Credit card debts that represent an expense should not be double counted in the court’s needs analysis.

February 13, 2020

Redden v. Redden, 2020, UT App 22 (Filed February 13, 2020). Husband conceded that some of the expenses underlying the credit card debt included items such as food and gasoline—expenses which had already been accounted for in Spencer’s monthly expenses and fairly excluded from his need and enhanced his ability to pay.

¶38 Finally, Spencer (Husband) argues that the court exceeded its discretion by failing to include his credit card debt in its alimony calculations, claiming that it was reasonably incurred debt “calculated upon the standard of living enjoyed during the marriage.” In this instance, we disagree. As explained below, Spencer’s testimony on this issue was equivocal at best and ultimately failed to provide the court a reasonable basis to conclude the debt should have been included as a separate monthly expense. Accordingly, we affirm the court’s decision on this point.

¶39 In his financial declaration, Spencer listed a monthly expense of $571 for credit card debt. During the hearing, the court questioned Spencer about that debt. Spencer informed the court that he carried a total credit card balance of about $4,700. The court asked Spencer “[w]hat kind of items” he put on his credit card. Spencer responded that he put items like food and gasoline on it, but explained that “a lot of [the debt] was incurred” for replacement household items when the parties separated. The court noted that expenses for food and gasoline were already listed as separate monthly expenses in Spencer’s financial declaration, and it asked Spencer whether his total credit card balance had “continued all the way from the times when you were married to present” or whether his “credit card bills ever reduced down and these amounts were incurred after your separation and you’ve just been carrying the balance.” Spencer responded that he thought he had “maintained a balance for quite a few years” but that his balance had “fluctuated.” When pressed by the court to identify what portion of his present balance he had been carrying since the marriage, rather than provide the court a definite (or an approximate) number, Spencer responded in general terms, stating that “the whole time [the parties] were married [they] struggled to make ends meet.” Ultimately, the court disallowed a monthly expense for the credit card debt because it determined that Spencer had “incurred these debts for family expenses and to include them would double count his expenses.”
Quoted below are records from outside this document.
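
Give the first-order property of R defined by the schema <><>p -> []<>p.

forall x forall y forall z ((x R^2 y & xRz) -> exists w (y = w & zRw))

This is a Sahlqvist (Geach-type) schema ◇^2□^0p → □^1◇^1p.
First-order correspondent: forall x forall y forall z ((x R^2 y & xRz) -> exists w (y = w & zRw)).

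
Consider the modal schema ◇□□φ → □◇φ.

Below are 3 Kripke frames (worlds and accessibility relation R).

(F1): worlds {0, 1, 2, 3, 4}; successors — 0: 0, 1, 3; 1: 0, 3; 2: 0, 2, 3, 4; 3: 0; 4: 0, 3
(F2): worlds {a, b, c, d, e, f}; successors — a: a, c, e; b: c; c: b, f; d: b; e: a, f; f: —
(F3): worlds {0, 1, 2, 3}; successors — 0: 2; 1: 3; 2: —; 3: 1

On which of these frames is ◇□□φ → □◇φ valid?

This is the axiom for a generalized confluence (Geach) condition; its first-order frame correspondent is ∀x ∀y ∀z ((xRy ∧ xRz) → ∃w (yR²w ∧ zRw)).
(F1): ✓.
(F2): fails — aRc, aRc but no w with cR²w and cRw.
(F3): fails — 0R2, 0R2 but no w with 2R²w and 2Rw.
Valid on: (F1).

(F1)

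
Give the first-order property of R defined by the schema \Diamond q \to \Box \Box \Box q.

This is a Sahlqvist (Geach-type) schema ◇^1□^0q → □^3◇^0q.
First-order correspondent: \forall x \forall y \forall z ((xRy \wedge x R^3 z) \to \exists w (y = w \wedge z = w)).

\forall x \forall y \forall z ((xRy \wedge x R^3 z) \to \exists w (y = w \wedge z = w))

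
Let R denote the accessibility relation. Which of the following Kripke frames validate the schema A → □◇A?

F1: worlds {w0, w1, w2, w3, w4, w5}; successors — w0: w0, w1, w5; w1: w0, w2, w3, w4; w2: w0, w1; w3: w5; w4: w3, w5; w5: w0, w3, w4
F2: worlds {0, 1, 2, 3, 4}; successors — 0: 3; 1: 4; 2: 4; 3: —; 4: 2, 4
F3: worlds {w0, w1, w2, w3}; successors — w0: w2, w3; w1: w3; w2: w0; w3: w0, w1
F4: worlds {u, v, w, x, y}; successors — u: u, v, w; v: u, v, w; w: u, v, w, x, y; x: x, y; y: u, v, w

F3

This is the axiom for symmetry; its first-order frame correspondent is ∀x ∀y (Rxy → Ryx).
F1: fails — Rw1w3 but not Rw3w1.
F2: fails — R14 but not R41.
F3: condition met.
F4: fails — Rwx but not Rxw.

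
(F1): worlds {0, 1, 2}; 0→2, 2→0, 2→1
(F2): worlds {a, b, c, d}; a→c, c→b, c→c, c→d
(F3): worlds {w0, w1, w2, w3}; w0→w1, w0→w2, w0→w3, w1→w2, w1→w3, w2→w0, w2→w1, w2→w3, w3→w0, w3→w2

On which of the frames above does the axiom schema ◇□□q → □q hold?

(F3)

The schema corresponds to a generalized confluence (Geach) condition: ∀x ∀y ∀z ((xRy ∧ xRz) → ∃w (yR²w ∧ z = w)).
(F1): fails — 2R1, 2R0 but no w with 1R²w and 0=w.
(F2): fails — cRb, cRb but no w with bR²w and b=w.
(F3): satisfies the condition.
Valid on: (F3).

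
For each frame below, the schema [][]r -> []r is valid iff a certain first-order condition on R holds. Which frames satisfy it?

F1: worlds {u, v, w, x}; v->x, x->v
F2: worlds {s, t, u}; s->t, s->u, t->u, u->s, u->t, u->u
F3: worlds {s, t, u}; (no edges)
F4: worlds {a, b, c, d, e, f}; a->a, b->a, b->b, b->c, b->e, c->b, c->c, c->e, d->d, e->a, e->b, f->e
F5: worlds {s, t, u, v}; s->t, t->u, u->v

Frame correspondent (Sahlqvist): forall x forall y (Rxy -> exists z (Rxz & Rzy)) — i.e. density.
F1: fails — Rvx but no z with Rvz and Rzx.
F2: satisfies the condition.
F3: satisfies the condition.
F4: fails — Rfe but no z with Rfz and Rze.
F5: fails — Rtu but no z with Rtz and Rzu.

F2, F3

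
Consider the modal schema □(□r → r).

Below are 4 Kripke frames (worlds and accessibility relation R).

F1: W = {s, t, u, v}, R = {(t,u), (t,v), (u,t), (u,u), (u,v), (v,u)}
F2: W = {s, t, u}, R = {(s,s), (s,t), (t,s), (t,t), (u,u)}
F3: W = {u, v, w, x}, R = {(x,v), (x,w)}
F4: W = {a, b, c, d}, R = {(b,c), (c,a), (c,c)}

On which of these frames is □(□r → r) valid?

The schema corresponds to shift-reflexivity: ∀x ∀y (Rxy → Ryy).
F1: fails — Ruv but not Rvv.
F2: ✓.
F3: fails — Rxw but not Rww.
F4: fails — Rca but not Raa.
Valid on: F2.

F2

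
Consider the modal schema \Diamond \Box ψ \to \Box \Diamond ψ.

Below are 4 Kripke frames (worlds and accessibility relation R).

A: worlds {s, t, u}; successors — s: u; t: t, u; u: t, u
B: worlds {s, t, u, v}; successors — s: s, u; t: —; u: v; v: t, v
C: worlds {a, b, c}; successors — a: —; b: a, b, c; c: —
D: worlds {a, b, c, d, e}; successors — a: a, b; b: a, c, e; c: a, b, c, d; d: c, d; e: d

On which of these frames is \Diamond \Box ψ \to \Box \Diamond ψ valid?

The schema corresponds to convergence: \forall x \forall y \forall z (Rxy \wedge Rxz \to \exists w (Ryw \wedge Rzw)).
A: satisfies the condition.
B: fails — Rsu and Rss but u and s have no common successor.
C: fails — Rba and Rba but a and a have no common successor.
D: fails — Rba and Rbe but a and e have no common successor.
Valid on: A.

A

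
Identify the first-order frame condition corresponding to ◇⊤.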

¶40 The court did not exceed its discretion in declining to include the credit card debt as a monthly expense in its assessment of Spencer’s needs and ability to provide alimony. While Spencer included the $571 monthly payment as a line-item expense, he did not provide the court with a reasonable basis from which to determine whether the claimed monthly expense (or the debt underlying it) represented needs distinct from those already accounted for (such as food or gasoline), or whether it represented a purely marital debt Spencer had assumed and carried forward. Indeed, when asked at trial to clarify what portion of the balance he had been carrying from the time of the marriage (as opposed to that representing Spencer’s other expenses), Spencer was unable to do so and instead only generally responded that the parties had struggled to make ends meet during the marriage and that the credit card balance had “fluctuated” through the years. See Taft v. Taft, 2016 UT App 135, ¶¶ 16–26, 379 P.3d 890 (concluding that the trial court’s determination with respect to the payor spouse’s financial resources was not error where the evidence at trial “largely left [the court] to its own resources to untangle complex financial issues,” explaining that in such circumstances “the presumption of validity we afford to a trial court when it adjusts the financial interests of parties to a divorce is at its most robust”). Further, Spencer himself conceded that some of the expenses underlying the anticipated ongoing debt included items such as food and gasoline—expenses which, as the court noted, had already been accounted for in Spencer’s monthly expenses.

¶41 Stated another way, Spencer’s testimony with respect to the credit card debt fairly suggested to the court that, rather than representing an expense reasonably incurred during the marriage, the debt was instead the product of a mechanism used to pay various expenses both during and after the marriage, including those (as Spencer conceded) already accounted for in the court’s needs analysis. See Barrani v. Barrani, 2014 UT App 204, ¶ 27, 334 P.3d 994. In these circumstances, where the evidence before the court did not provide a reasonable basis to conclude that the debt was a marital debt apart from needs already factored in, the court acted within its discretion by declining to include the debt as a separate monthly expense in its evaluation of Spencer’s ongoing needs and ability to pay alimony.